The paper tackled the problem of insufficient intra-class compactness and angular disparity in unsupervised anomalous sound detection by proposing a training technique and architecture that emphasize important temporal regions, resulting in improvements of 0.90%, 0.83%, and 2.16% in AUC, pAUC, and mAUC over the state-of-the-art on the DCASE 2020 dataset.

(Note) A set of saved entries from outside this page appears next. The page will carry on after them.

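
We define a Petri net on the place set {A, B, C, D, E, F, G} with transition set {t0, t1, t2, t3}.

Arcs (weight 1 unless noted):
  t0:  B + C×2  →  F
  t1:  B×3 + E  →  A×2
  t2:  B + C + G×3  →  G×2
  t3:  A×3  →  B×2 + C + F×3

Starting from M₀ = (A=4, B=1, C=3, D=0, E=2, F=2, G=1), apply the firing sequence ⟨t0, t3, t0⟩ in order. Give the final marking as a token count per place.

step 1: fire t0:  (A=4, B=1, C=3, D=0, E=2, F=2, G=1) → (A=4, B=0, C=1, D=0, E=2, F=3, G=1)
step 2: fire t3:  (A=4, B=0, C=1, D=0, E=2, F=3, G=1) → (A=1, B=2, C=2, D=0, E=2, F=6, G=1)
step 3: fire t0:  (A=1, B=2, C=2, D=0, E=2, F=6, G=1) → (A=1, B=1, C=0, D=0, E=2, F=7, G=1)

(A=1, B=1, C=0, D=0, E=2, F=7, G=1)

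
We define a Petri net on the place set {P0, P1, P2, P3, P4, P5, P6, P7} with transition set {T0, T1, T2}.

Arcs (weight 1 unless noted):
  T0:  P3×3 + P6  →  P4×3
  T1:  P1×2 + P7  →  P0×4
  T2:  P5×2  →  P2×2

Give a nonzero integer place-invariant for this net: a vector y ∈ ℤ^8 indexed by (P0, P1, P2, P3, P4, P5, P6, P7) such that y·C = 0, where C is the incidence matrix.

Incidence matrix C (rows=places, cols=transitions):
       T0   T1   T2
   P0   0    4    0
   P1   0   -2    0
   P2   0    0    2
   P3  -3    0    0
   P4   3    0    0
   P5   0    0   -2
   P6  -1    0    0
   P7   0   -1    0

Candidate y = [1, 2, 0, 0, 0, 0, 0, 0]; check y·C column-wise:
  col T0: 1·0 + 2·0 + 0·-3 + 0·3 + 0·-1 = 0
  col T1: 1·4 + 2·-2 + 0·-1 = 0
  col T2: 1·0 + 2·0 + 0·2 + 0·-2 = 0

y = (P0:1, P1:2, P2:0, P3:0, P4:0, P5:0, P6:0, P7:0)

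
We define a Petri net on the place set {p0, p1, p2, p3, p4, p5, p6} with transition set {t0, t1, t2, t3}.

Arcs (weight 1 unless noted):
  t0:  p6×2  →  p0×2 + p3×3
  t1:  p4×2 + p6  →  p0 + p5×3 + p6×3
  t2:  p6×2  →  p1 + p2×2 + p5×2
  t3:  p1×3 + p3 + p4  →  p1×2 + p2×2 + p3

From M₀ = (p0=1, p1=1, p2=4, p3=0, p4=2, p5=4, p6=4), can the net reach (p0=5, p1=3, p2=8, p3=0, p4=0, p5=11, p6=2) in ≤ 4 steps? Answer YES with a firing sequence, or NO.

depth 0: 1 marking
depth 1: 4 markings reached so far
depth 2: 9 markings reached so far
depth 3: 12 markings reached so far
depth 4: 16 markings reached so far
target is not among the 16 markings reachable within 4 steps

NO — not reachable within 4 firings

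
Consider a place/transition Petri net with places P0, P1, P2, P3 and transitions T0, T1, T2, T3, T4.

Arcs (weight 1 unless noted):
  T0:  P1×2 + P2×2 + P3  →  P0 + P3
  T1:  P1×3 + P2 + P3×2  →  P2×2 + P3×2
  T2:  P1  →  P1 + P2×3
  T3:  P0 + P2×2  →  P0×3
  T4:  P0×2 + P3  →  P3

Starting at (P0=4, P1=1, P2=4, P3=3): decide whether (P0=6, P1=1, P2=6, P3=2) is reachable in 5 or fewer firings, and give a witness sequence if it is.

depth 0: 1 marking
depth 1: 4 markings reached so far
depth 2: 10 markings reached so far
depth 3: 18 markings reached so far
depth 4: 29 markings reached so far
depth 5: 42 markings reached so far
target is not among the 42 markings reachable within 5 steps

NO — not reachable within 5 firings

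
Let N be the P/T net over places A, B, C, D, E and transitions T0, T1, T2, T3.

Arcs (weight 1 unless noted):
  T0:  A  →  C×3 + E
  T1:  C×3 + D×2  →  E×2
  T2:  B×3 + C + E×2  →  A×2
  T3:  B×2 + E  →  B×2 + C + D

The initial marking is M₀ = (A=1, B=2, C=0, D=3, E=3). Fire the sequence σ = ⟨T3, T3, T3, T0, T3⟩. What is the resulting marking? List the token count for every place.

step 1: fire T3:  (A=1, B=2, C=0, D=3, E=3) → (A=1, B=2, C=1, D=4, E=2)
step 2: fire T3:  (A=1, B=2, C=1, D=4, E=2) → (A=1, B=2, C=2, D=5, E=1)
step 3: fire T3:  (A=1, B=2, C=2, D=5, E=1) → (A=1, B=2, C=3, D=6, E=0)
step 4: fire T0:  (A=1, B=2, C=3, D=6, E=0) → (A=0, B=2, C=6, D=6, E=1)
step 5: fire T3:  (A=0, B=2, C=6, D=6, E=1) → (A=0, B=2, C=7, D=7, E=0)

(A=0, B=2, C=7, D=7, E=0)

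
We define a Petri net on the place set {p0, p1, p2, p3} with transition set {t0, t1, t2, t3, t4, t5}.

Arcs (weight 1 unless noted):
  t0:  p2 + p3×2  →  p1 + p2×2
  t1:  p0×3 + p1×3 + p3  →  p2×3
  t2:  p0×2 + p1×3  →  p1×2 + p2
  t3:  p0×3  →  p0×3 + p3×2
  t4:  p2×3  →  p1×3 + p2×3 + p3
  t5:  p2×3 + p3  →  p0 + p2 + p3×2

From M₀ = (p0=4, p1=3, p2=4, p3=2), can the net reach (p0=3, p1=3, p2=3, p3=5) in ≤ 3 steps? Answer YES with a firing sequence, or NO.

NO — not reachable within 3 firings

depth 0: 1 marking
depth 1: 7 markings reached so far
depth 2: 22 markings reached so far
depth 3: 56 markings reached so far
target is not among the 56 markings reachable within 3 steps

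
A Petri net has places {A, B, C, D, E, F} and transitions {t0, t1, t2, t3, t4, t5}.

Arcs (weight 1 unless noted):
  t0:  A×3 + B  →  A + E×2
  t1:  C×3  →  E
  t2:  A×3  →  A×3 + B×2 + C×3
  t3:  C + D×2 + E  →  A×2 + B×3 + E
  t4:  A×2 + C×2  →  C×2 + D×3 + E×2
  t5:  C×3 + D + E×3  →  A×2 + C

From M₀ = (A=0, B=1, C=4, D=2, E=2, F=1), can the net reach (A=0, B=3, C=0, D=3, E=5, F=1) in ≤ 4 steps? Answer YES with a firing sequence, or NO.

depth 0: 1 marking
depth 1: 3 markings reached so far
depth 2: 5 markings reached so far
depth 3: 8 markings reached so far
depth 4: 10 markings reached so far
target is not among the 10 markings reachable within 4 steps

NO — not reachable within 4 firings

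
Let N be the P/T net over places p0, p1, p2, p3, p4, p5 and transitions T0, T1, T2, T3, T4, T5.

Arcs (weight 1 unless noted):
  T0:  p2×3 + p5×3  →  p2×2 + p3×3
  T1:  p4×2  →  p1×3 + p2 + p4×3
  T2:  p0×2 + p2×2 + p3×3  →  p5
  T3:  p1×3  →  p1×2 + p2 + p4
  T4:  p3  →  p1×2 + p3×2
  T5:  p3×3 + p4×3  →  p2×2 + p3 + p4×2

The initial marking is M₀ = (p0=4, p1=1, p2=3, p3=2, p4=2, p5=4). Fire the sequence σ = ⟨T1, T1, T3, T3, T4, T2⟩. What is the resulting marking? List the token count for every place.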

Unsupervised anomalous sound detection (ASD) aims to identify anomalous sounds by learning the features of normal operational sounds and sensing their deviations. Recent approaches have focused on the self-supervised task utilizing the classification of normal data, and advanced models have shown that securing representation space for anomalous data is important through representation learning yielding compact intra-class and well-separated intra-class distributions. However, we show that conventional approaches often fail to ensure sufficient intra-class compactness and exhibit angular disparity between samples and their corresponding centers. In this paper, we propose a training technique aimed at ensuring intra-class compactness and increasing the angle gap between normal and abnormal samples. Furthermore, we present an architecture that extracts features for important temporal regions, enabling the model to learn which time frames should be emphasized or suppressed. Experimental results demonstrate that the proposed method achieves the best performance giving 0.90%, 0.83%, and 2.16% improvement in terms of AUC, pAUC, and mAUC, respectively, compared to the state-of-the-art method on DCASE 2020 Challenge Task2 dataset.